#7 — Colombia at last
a tiny cafe down the street.
I’m finally in Colombia.
I never thought I would say that.
I never thought I would get this far.
I never thought I could do I. I didn’t think it was in me.
Part of me hoped. Part of me wished. Part of me knew that we often don’t know our own abilities and the only way to discover them is to push forward and onward until the moment of testing comes.
Many moments of testing have come and many more are yet to come (or I’ll eat my hat, as Ricky Ricardo would say).
Right now, I just sit in a tiny cafe down the street from my Airbnb in the city of Cartagena, Colombia hoping I can work up the concentration needed to actually do some work on my laptop while everyone eats lunch around me.
untethered. lost connection. desperate.
I walked into this place by accident while on my way to a main street where I could find a taxi.
I needed a place with wifi, good tables, sockets for charging my laptop, and coffee. It is a tall task finding such a place in most of Central America and it appears the same could be said about Colombia (so far).
Sure, there are plenty of beautiful coffee shops and cafes in this city but most are not suitable for working. Either as a product of them being fancy and not allowing that sort of thing (a gringo using a table with his laptop and long charging cord stretching off to the wall), or the lack of the required ingredients (tables, sockets, wifi, coffee).
I walked by this place, stopped, turned around, and went in hoping for the best.
Sure enough, a little, beautiful, well-kept cafe awaited me. There is an electrical socket at every table, the wifi is good, and I met the owner within a few minutes due to his desire to talk some English and share stories about his time living in Los Angeles.
After a brief conversation, my entire day changed. I suddenly had a human connection I had not had 5-minutes before.
In that moment I realized something: I am untethered. I have lost my connection to the world. I am desperate, hungry, starving for connection with the world around me.
a date gone so right turned wrong.
I went on a date in Panama. I had an amazing time but soon found myself caught up too strongly in what was only a single date with a woman I do not even know.
I had found a unique, deep connection with a stranger, a beautiful one at that, and suddenly my entire being became aware of how desperately in need of that connection I was.
The date had gone wonderfully. My desperate need for that connection quickly turned it all sour. Putrid. Untenable.
In this moment of talking with the owner of this cafe, sharing some stories, making a new friend, my dark, cloudy mood changed to contentedness and a hopeful outlook on a previously dreary day of aloneness and burning time.
In that moment, I realized I am starving. I am desperate for connection to the world around me. I am not a bad person, I am merely incomplete.
I am not broken, I am merely missing an essential piece; human connection.
what do you do when you are alone?
I spend my life alone.
Few and scattered friends with whom I only share occasional connections. A family I often only see in passing on my various travels and movements. Lovers that quickly turn to memories as I move onward, backward, sideways, anywhere but stationary.

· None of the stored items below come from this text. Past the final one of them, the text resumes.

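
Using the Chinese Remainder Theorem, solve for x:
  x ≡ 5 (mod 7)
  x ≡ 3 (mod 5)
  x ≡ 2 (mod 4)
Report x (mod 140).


Moduli 7, 5, 4 are pairwise coprime; by CRT there is a unique solution modulo M = 7 · 5 · 4 = 140.
Solve pairwise, accumulating the modulus:
  Start with x ≡ 5 (mod 7).
  Combine with x ≡ 3 (mod 5): since gcd(7, 5) = 1, we get a unique residue mod 35.
    Write x = 5 + 7·t and substitute into x ≡ 3 (mod 5): 7·t ≡ 3 − 5 = -2 (mod 5).
    Reduce coefficients mod 5: 2·t ≡ 3 (mod 5).
    The inverse of 2 mod 5 is 3 (since 2·3 = 6 = 1·5 + 1), so t ≡ 3·3 = 9 ≡ 4 (mod 5).
    Then x = 5 + 7·4 = 33, valid modulo lcm(7, 5) = 35: x ≡ 33 (mod 35).
  Combine with x ≡ 2 (mod 4): since gcd(35, 4) = 1, we get a unique residue mod 140.
    Write x = 33 + 35·t and substitute into x ≡ 2 (mod 4): 35·t ≡ 2 − 33 = -31 (mod 4).
    Reduce coefficients mod 4: 3·t ≡ 1 (mod 4).
    The inverse of 3 mod 4 is 3 (since 3·3 = 9 = 2·4 + 1), so t ≡ 3·1 = 3 ≡ 3 (mod 4).
    Then x = 33 + 35·3 = 138, valid modulo lcm(35, 4) = 140: x ≡ 138 (mod 140).
Verify: 138 mod 7 = 5 ✓, 138 mod 5 = 3 ✓, 138 mod 4 = 2 ✓.

x ≡ 138 (mod 140).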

Now, I am on a motorcycle traveling some 20,000km from a world I know, through dozens I don’t, to a goal I only can imagine.
I meet many amazing people along the way. I have even made some friends.

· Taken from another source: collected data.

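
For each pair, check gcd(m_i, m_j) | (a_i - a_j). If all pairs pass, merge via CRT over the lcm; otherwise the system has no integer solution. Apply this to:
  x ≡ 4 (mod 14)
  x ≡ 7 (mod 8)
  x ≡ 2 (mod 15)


Moduli 14, 8, 15 are not pairwise coprime, so CRT works modulo lcm(m_i) when all pairwise compatibility conditions hold.
Pairwise compatibility: gcd(m_i, m_j) must divide a_i - a_j for every pair.
Merge one congruence at a time:
  Start: x ≡ 4 (mod 14).
  Combine with x ≡ 7 (mod 8): gcd(14, 8) = 2, and 7 - 4 = 3 is NOT divisible by 2.
    ⇒ system is inconsistent (no integer solution).

No solution (the system is inconsistent).


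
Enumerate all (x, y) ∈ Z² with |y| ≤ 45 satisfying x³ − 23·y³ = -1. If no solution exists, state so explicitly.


The equation is x³ - 23y³ = -1. For fixed y, x³ = 23·y³ − 1, so a solution requires the RHS to be a perfect cube.
Strategy: iterate y from -45 to 45, compute RHS = 23·y³ − 1, and check whether it is a (positive or negative) perfect cube.
Check small values of y:
  y = 0: RHS = -1 = (-1)³ ⇒ x = -1 works.
  y = 1: RHS = 22 is not a perfect cube.
  y = -1: RHS = -24 is not a perfect cube.
  y = 2: RHS = 183 is not a perfect cube.
  y = -2: RHS = -185 is not a perfect cube.
  y = 3: RHS = 620 is not a perfect cube.
  y = -3: RHS = -622 is not a perfect cube.
Continuing the search up to |y| = 45 finds no further solutions beyond those listed.
Collected solutions: (-1, 0).

Solutions (with |y| ≤ 45): (-1, 0).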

But what do I do to solve the problem of feeling disconnected from the world to the point of having a lurking desperate hunger for connection when it presents itself?
How do you connect with a world that changes every day?
How do you stabilize and ground yourself when you need to uproot and move every day?
How do you heal the wounds of so long spent starving for a basic human need?
another day, another dollar, another chance to see if I can.
My only answer, my only ever-present answer which I have found myself repeating many times over the last two years is to keep living.
Keep moving forward.
One more step.
One more day to learn one more thing about yourself.
One more day to grow a little stronger.
One more day to let life happen to you and therein learn.
One more step, one more difficult day, one more realization that you aren’t a bad person, you’re only a human with all its flaws, lackings, holes, needs, limits, hurts, joys, pains, smiles, and days of unknowns waiting around the bend.